Waines’ dissertation is a great monograph that includes a thorough morphological analysis of 30 stromatoporoid species with drawings of their cross-section (Figure 3). Impressively, 28 out of the 30 species analyzed by Waines were unknown to science and still are (Figure 4)! His dissertation was never published; therefore, the species described by him are not considered valid by the International Commission on Zoological Nomenclature. This collection is a great resource for stromatoporoid workers and if his species analyses were accurate, there are 28 new species in the UCMP drawers just waiting to be properly formalized.
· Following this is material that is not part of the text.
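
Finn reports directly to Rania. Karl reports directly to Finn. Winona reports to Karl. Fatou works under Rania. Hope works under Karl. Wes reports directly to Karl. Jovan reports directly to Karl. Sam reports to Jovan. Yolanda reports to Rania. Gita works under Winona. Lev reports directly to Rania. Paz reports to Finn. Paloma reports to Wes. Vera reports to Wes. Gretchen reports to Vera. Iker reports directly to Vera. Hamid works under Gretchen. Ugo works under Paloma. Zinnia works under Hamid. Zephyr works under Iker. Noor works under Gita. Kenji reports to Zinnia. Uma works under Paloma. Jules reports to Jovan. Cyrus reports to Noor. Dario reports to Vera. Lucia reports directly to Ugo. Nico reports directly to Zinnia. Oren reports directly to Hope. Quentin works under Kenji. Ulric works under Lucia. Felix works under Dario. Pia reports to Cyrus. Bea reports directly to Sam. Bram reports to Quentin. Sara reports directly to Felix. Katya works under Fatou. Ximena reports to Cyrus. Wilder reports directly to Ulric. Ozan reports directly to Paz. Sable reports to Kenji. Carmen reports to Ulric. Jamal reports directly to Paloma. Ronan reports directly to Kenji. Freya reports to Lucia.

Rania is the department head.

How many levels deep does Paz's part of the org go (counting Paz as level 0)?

1

The longest chain under Paz runs Paz → Ozan, which is 1 level below Paz.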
Following his Ph.D., Russell Waines was hired by the New Paltz State University of New York where he retired in 2006. During his career, he published 13 scientific papers and 24 conference abstracts. His stromatoporoid works include:

Fritz, M.A. & Waines, R.H. 1956. Stromatoporoids from the Upper Abitibi River Limestone. Proceedings of Geological Association of Canada 8:87–126.

Waines, R.H. 1960. Stromatoporoids of the Kennett Limestone, Shasta County, California. Geological Society of America Bulletin 71(12):2081.

Langenheim, R.L., Jr.; Carss, B.W.; Kennerly, J.B.; McCutcheon, V.A. & Waines, R.H. 1962. Paleozoic section in Arrow Canyon Range, Clark County, Nevada. AAPG Bulletin 46:592–609.

Wilson, E.C.; Waines, R.H.; Coogan, AH. 1963. A new species of Komia Korde and the systemic position of the genus. Paleontology 6(2):246–253.

Waines, R.H. 1964. Devonian stromatoporoid faunas of Nevada. Geological Society of America Special Paper 76:230–231.

Waines, R.H. 1965. Devonian stromatoporoids of Nevada. Ph.D. dissertation, University of California, Berkeley. 505 p.

Figure 4: Images of two “type” specimens described by Waines in his dissertation. He gave temporary UCMP numbers to all “new” specimens he described; the top image, for example, shows a “paratype” with the temporary number UCMP 11120, which has been now changed to UCMP 13982. Locality numbers (e.g. B9405) were not changed. Most of the specimens are also cut to make slides. The bottom image shows a “holotype” that has been cut: the code A-83-R refers to the slide with its cross-section (apparently A-83 refers to a group of specimens from the same locality, and R refers specifically to this specimen), and the number 10 refers to this taxon. Photo courtesy of author.

Figure 4: Images of two “type” specimens described by Waines in his dissertation. He gave temporary UCMP numbers to all “new” specimens he described; the top image, for example, shows a “paratype” with the temporary number UCMP 11120, which has been now changed to UCMP 13982. Locality numbers (e.g. B9405) were not changed. Most of the specimens are also cut to make slides. The bottom image shows a “holotype” that has been cut: the code A-83-R refers to the slide with its cross-section (apparently A-83 refers to a group of specimens from the same locality, and R refers specifically to this specimen), and the number 10 refers to this taxon. Photo courtesy of author.